When you catch your partner in a breach of trust, can you ever trust him again? And even if you can, are you better off just moving on separately, or can the relationship ever really be repaired?
It may sound like this article is discussing a marriage, but that is what a business partnership is like in some cases. In fact, one judge in New Jersey often refers to business separation litigation as a “corporate divorce.”
A breach of trust with your business partner can occur in many ways, from finding out that he or she has opened a competing business to discovering that he has been reimbursing himself for wildly expensive and purely personal expenses for years, always hiding the evidence from you. In some cases, it might have been extremely difficult to know (competing business), while in other cases, perhaps you were a little lax in reviewing corporate records (expense reimbursement abuse). But now that you know, what do you do?
To a large degree, this is a purely personal choice and will be affected by a variety of different factors, including various measurements of both the costs and benefits of each competing option. Staying together might seem impossible, but separating the company might seem too costly and cumbersome to undertake or even to contemplate.

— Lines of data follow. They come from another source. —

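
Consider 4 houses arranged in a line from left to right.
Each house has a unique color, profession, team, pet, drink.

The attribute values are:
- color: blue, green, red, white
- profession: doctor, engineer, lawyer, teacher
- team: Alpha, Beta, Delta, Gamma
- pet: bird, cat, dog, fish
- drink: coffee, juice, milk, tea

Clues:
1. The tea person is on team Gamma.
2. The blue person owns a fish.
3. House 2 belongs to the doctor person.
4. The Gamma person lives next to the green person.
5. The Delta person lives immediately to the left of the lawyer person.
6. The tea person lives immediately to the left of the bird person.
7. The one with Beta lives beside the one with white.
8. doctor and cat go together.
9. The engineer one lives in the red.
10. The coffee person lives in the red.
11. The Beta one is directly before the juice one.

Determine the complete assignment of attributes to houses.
Solution:

House | Color | Profession | Team | Pet | Drink
-----------------------------------------------
  1   | red | engineer | Beta | dog | coffee
  2   | white | doctor | Delta | cat | juice
  3   | blue | lawyer | Gamma | fish | tea
  4   | green | teacher | Alpha | bird | milk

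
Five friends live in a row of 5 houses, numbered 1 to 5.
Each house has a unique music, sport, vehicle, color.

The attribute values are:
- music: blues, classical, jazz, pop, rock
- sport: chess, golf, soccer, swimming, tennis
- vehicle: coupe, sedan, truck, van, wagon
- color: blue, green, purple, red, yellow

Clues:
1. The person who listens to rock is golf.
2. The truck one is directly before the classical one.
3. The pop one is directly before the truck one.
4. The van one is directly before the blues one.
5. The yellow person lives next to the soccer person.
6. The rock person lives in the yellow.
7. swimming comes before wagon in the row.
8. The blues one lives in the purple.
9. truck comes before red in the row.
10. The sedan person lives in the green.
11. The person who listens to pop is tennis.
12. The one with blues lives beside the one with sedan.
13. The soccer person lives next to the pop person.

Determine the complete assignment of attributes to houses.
Solution:

House | Music | Sport | Vehicle | Color
---------------------------------------
  1   | rock | golf | van | yellow
  2   | blues | soccer | coupe | purple
  3   | pop | tennis | sedan | green
  4   | jazz | swimming | truck | blue
  5   | classical | chess | wagon | red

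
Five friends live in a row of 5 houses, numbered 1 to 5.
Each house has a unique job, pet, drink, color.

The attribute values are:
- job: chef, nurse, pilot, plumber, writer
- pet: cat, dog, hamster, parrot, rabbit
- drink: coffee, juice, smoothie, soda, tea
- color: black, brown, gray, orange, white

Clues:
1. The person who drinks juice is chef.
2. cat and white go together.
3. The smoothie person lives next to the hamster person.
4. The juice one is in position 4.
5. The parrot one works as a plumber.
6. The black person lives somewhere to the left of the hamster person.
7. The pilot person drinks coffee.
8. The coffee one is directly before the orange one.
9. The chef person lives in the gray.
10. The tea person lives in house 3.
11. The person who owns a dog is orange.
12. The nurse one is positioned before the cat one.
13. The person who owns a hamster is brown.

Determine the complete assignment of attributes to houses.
Solution:

House | Job | Pet | Drink | Color
---------------------------------
  1   | plumber | parrot | smoothie | black
  2   | pilot | hamster | coffee | brown
  3   | nurse | dog | tea | orange
  4   | chef | rabbit | juice | gray
  5   | writer | cat | soda | white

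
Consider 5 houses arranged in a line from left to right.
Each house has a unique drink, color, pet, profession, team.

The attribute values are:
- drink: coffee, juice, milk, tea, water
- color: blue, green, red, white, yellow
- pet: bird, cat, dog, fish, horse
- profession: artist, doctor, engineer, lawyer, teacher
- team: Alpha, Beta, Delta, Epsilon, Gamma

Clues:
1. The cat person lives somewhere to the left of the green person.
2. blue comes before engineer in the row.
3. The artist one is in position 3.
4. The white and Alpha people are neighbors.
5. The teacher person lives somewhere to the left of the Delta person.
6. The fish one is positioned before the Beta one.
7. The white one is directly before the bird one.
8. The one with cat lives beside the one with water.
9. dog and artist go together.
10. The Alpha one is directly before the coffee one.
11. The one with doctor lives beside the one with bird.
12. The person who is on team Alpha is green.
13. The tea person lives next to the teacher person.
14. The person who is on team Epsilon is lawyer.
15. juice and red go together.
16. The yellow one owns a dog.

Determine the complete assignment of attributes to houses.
Solution:

House | Drink | Color | Pet | Profession | Team
-----------------------------------------------
  1   | tea | white | cat | doctor | Gamma
  2   | water | green | bird | teacher | Alpha
  3   | coffee | yellow | dog | artist | Delta
  4   | milk | blue | fish | lawyer | Epsilon
  5   | juice | red | horse | engineer | Beta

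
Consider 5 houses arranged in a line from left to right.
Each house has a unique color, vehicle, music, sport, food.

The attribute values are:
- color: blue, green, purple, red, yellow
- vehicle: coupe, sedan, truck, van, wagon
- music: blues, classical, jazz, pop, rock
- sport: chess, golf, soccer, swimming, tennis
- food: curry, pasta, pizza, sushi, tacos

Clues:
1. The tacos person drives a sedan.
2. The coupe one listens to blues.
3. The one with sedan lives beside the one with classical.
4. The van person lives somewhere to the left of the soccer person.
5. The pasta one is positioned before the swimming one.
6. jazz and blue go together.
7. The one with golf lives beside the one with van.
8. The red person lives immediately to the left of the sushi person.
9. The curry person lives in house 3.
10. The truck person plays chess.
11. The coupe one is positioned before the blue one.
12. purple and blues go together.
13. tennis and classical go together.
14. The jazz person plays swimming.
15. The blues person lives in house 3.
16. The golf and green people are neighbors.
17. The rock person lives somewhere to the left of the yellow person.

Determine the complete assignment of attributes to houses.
Solution:

House | Color | Vehicle | Music | Sport | Food
----------------------------------------------
  1   | red | sedan | rock | golf | tacos
  2   | green | van | classical | tennis | sushi
  3   | purple | coupe | blues | soccer | curry
  4   | yellow | truck | pop | chess | pasta
  5   | blue | wagon | jazz | swimming | pizza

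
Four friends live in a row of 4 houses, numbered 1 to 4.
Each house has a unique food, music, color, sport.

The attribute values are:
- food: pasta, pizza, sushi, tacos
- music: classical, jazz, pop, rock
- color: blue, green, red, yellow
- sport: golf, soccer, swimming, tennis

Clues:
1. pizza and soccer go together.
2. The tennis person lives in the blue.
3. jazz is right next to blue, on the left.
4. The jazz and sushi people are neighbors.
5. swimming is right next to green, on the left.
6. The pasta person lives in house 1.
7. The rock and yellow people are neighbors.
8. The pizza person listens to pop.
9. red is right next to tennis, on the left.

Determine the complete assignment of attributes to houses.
Solution:

House | Food | Music | Color | Sport
------------------------------------
  1   | pasta | jazz | red | golf
  2   | sushi | rock | blue | tennis
  3   | tacos | classical | yellow | swimming
  4   | pizza | pop | green | soccer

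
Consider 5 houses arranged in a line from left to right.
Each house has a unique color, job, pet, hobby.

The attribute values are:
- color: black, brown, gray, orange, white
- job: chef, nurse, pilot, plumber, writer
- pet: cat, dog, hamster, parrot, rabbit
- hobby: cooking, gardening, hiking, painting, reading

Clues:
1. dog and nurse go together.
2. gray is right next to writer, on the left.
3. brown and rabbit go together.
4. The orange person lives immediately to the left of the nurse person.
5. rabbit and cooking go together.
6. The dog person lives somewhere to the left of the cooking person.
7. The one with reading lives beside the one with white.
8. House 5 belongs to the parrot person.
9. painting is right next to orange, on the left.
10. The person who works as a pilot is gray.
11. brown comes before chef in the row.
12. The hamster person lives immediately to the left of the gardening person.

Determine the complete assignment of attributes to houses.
Solution:

House | Color | Job | Pet | Hobby
---------------------------------
  1   | gray | pilot | cat | painting
  2   | orange | writer | hamster | reading
  3   | white | nurse | dog | gardening
  4   | brown | plumber | rabbit | cooking
  5   | black | chef | parrot | hiking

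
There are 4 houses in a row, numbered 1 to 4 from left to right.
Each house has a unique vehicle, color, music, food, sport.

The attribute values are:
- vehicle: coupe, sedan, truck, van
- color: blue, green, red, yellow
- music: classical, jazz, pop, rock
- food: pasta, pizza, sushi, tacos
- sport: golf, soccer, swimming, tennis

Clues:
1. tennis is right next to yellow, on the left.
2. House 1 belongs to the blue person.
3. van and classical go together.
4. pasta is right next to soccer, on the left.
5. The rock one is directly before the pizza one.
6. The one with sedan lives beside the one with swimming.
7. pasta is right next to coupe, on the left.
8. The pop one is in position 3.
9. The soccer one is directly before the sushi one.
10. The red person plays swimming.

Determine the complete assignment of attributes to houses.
Solution:

House | Vehicle | Color | Music | Food | Sport
----------------------------------------------
  1   | truck | blue | rock | pasta | tennis
  2   | coupe | yellow | jazz | pizza | soccer
  3   | sedan | green | pop | sushi | golf
  4   | van | red | classical | tacos | swimming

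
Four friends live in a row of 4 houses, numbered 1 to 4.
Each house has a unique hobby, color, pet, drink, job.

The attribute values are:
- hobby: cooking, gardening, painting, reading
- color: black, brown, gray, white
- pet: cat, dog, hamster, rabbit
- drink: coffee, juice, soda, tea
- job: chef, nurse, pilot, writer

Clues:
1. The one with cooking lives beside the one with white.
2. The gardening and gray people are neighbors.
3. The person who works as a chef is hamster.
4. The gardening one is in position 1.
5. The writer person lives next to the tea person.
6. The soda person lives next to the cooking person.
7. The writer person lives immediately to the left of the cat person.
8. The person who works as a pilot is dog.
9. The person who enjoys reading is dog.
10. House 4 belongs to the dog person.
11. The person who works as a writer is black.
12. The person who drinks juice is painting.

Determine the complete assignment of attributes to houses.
Solution:

House | Hobby | Color | Pet | Drink | Job
-----------------------------------------
  1   | gardening | black | rabbit | soda | writer
  2   | cooking | gray | cat | tea | nurse
  3   | painting | white | hamster | juice | chef
  4   | reading | brown | dog | coffee | pilot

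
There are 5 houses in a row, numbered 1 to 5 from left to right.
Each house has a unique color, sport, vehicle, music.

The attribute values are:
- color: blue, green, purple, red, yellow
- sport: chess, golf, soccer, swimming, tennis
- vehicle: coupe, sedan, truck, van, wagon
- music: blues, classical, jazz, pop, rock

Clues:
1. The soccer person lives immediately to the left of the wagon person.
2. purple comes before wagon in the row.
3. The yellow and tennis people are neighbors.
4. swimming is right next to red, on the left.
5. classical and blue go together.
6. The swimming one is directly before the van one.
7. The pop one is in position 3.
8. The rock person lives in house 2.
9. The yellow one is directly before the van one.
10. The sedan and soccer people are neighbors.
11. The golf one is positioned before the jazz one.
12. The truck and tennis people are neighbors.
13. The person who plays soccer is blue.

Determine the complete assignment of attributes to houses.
Solution:

House | Color | Sport | Vehicle | Music
---------------------------------------
  1   | yellow | swimming | truck | blues
  2   | red | tennis | van | rock
  3   | purple | golf | sedan | pop
  4   | blue | soccer | coupe | classical
  5   | green | chess | wagon | jazz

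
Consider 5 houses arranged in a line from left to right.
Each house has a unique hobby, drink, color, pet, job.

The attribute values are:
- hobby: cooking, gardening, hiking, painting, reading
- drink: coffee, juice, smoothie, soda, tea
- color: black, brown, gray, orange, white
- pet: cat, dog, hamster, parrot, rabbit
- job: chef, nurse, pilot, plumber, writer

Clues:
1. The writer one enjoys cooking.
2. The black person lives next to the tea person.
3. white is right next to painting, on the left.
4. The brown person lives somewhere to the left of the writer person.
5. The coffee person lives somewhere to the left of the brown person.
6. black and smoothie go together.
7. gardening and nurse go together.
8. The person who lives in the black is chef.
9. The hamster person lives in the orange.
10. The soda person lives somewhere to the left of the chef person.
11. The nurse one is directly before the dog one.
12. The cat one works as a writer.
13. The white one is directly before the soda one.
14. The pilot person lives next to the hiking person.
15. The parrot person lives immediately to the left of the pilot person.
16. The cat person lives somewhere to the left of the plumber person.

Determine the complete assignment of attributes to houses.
Solution:

House | Hobby | Drink | Color | Pet | Job
-----------------------------------------
  1   | gardening | coffee | white | parrot | nurse
  2   | painting | soda | brown | dog | pilot
  3   | hiking | smoothie | black | rabbit | chef
  4   | cooking | tea | gray | cat | writer
  5   | reading | juice | orange | hamster | plumber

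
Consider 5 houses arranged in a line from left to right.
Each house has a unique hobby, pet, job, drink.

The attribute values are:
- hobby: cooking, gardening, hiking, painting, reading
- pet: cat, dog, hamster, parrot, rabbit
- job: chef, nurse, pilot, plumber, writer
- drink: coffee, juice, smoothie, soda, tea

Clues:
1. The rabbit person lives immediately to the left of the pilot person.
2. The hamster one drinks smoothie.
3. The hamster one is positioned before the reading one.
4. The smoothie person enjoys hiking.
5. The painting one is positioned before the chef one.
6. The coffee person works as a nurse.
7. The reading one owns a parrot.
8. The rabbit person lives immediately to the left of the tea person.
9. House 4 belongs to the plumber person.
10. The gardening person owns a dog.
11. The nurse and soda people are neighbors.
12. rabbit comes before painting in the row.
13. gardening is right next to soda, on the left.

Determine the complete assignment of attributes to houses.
Solution:

House | Hobby | Pet | Job | Drink
---------------------------------
  1   | gardening | dog | nurse | coffee
  2   | cooking | rabbit | writer | soda
  3   | painting | cat | pilot | tea
  4   | hiking | hamster | plumber | smoothie
  5   | reading | parrot | chef | juice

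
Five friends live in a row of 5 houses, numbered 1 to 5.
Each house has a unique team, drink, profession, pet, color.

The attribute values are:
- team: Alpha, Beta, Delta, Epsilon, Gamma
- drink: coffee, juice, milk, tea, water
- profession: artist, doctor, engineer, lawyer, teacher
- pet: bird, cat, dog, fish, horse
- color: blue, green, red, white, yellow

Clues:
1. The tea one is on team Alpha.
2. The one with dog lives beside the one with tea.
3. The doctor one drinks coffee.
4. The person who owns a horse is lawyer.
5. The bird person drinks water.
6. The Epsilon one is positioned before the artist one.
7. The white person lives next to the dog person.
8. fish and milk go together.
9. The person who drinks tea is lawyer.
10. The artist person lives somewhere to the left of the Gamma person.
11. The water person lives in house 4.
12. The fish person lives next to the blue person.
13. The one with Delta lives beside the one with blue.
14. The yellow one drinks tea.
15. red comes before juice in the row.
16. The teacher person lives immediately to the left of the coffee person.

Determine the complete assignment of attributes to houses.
Solution:

House | Team | Drink | Profession | Pet | Color
-----------------------------------------------
  1   | Delta | milk | teacher | fish | white
  2   | Epsilon | coffee | doctor | dog | blue
  3   | Alpha | tea | lawyer | horse | yellow
  4   | Beta | water | artist | bird | red
  5   | Gamma | juice | engineer | cat | green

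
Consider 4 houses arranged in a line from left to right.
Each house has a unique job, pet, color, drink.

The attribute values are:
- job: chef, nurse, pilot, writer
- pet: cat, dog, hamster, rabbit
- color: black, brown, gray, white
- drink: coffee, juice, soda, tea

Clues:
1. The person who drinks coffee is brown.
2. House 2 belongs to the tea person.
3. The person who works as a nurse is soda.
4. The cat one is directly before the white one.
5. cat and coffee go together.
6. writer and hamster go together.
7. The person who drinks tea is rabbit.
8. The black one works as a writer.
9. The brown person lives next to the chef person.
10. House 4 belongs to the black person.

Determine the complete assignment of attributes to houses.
Solution:

House | Job | Pet | Color | Drink
---------------------------------
  1   | pilot | cat | brown | coffee
  2   | chef | rabbit | white | tea
  3   | nurse | dog | gray | soda
  4   | writer | hamster | black | juice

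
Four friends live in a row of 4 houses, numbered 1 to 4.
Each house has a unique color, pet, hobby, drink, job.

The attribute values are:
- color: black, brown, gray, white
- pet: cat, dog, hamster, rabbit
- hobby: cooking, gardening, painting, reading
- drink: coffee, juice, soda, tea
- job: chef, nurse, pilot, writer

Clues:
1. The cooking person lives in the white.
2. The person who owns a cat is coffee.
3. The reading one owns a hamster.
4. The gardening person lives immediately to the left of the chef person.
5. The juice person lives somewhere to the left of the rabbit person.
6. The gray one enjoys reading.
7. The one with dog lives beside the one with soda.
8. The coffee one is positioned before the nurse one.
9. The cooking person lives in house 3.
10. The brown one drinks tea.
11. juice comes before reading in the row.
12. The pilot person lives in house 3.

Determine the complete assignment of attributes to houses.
Solution:

House | Color | Pet | Hobby | Drink | Job
-----------------------------------------
  1   | black | dog | gardening | juice | writer
  2   | gray | hamster | reading | soda | chef
  3   | white | cat | cooking | coffee | pilot
  4   | brown | rabbit | painting | tea | nurse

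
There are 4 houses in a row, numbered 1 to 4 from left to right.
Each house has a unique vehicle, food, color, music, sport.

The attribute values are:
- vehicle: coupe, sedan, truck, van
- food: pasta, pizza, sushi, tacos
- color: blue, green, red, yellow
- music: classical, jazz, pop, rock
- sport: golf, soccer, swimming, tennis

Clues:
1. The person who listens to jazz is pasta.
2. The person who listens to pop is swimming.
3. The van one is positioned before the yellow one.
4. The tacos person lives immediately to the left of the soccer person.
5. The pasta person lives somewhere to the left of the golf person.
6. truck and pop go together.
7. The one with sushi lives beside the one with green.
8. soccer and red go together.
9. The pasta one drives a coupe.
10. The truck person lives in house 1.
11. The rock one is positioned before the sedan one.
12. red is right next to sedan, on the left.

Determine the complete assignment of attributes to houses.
Solution:

House | Vehicle | Food | Color | Music | Sport
----------------------------------------------
  1   | truck | sushi | blue | pop | swimming
  2   | van | tacos | green | rock | tennis
  3   | coupe | pasta | red | jazz | soccer
  4   | sedan | pizza | yellow | classical | golf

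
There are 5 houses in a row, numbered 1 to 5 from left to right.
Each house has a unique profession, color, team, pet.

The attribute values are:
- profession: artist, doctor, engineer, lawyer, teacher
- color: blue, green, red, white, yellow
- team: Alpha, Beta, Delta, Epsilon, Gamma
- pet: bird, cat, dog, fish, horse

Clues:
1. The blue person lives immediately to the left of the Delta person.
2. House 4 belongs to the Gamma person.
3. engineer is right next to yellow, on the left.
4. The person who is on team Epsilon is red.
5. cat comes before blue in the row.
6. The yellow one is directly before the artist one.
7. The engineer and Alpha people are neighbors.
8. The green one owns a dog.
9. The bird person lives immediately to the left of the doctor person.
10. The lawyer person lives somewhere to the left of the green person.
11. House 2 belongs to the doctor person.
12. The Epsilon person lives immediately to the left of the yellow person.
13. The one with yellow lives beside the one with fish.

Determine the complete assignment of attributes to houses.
Solution:

House | Profession | Color | Team | Pet
---------------------------------------
  1   | engineer | red | Epsilon | bird
  2   | doctor | yellow | Alpha | cat
  3   | artist | white | Beta | fish
  4   | lawyer | blue | Gamma | horse
  5   | teacher | green | Delta | dog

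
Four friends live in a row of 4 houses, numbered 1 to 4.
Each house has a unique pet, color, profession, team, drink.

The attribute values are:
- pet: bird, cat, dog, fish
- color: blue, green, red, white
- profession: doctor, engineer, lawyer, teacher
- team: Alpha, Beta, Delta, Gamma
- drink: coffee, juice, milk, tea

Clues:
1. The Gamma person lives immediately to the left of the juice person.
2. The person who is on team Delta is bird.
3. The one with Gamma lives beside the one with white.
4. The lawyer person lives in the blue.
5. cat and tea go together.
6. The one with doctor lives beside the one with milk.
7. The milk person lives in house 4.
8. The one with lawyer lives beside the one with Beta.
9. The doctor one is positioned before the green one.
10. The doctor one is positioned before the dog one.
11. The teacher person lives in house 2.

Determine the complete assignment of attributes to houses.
Solution:

House | Pet | Color | Profession | Team | Drink
-----------------------------------------------
  1   | cat | blue | lawyer | Gamma | tea
  2   | fish | white | teacher | Beta | juice
  3   | bird | red | doctor | Delta | coffee
  4   | dog | green | engineer | Alpha | milk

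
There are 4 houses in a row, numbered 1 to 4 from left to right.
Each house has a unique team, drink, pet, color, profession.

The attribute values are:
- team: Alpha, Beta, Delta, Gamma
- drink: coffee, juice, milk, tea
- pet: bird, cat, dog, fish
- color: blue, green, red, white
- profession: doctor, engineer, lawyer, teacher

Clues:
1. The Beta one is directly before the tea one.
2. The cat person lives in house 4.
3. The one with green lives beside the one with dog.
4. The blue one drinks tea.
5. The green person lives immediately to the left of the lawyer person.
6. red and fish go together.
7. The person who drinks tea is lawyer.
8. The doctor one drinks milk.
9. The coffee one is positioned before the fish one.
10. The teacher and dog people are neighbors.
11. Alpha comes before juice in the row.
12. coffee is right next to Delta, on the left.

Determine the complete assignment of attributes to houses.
Solution:

House | Team | Drink | Pet | Color | Profession
-----------------------------------------------
  1   | Beta | coffee | bird | green | teacher
  2   | Delta | tea | dog | blue | lawyer
  3   | Alpha | milk | fish | red | doctor
  4   | Gamma | juice | cat | white | engineer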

Here is where one of the true differences between a marriage and a business partnership comes into play. In a marriage, if you try to work it out, you can always file for divorce later if things don’t get any better. Most states, New Jersey included, are “no fault” divorce states where you do not need much of a reason at all to divorce.
But in a corporate divorce, a much different result could take place. The court could apply the doctrine of waiver, or other equitable principles, to determine that you waived a perfectly viable claim when you failed to act after you discovered what your business partner had been doing. For example, a court could determine that if you really had a problem with the expenses your partner was paying himself, you would have taken affirmative steps once you learned of it. In one case, a fifty percent shareholder had it held against him by the court that he failed to take any steps whatsoever to amend tax returns once he discovered that improper expenses, not really business-related, had been both reimbursed and deducted from the corporation’s taxes.
The court did not mean to imply that the complaining shareholder actually knew and did not dispute the fact that he objected – in writing – when he learned of it. However, the court found that he would have been willing to live with it if other things in the business relationship had worked out, so he can not be heard to complain that his fellow shareholder’s actions were so outrageous as to amount to shareholder oppression.
Instead of self-diagnosing, speak to an attorney experienced in shareholder disputes when faced with a significant problem with your business partner. A good, reputable attorney will point out not only what to expect if you do want to take action, but also what might happen if you fail to act.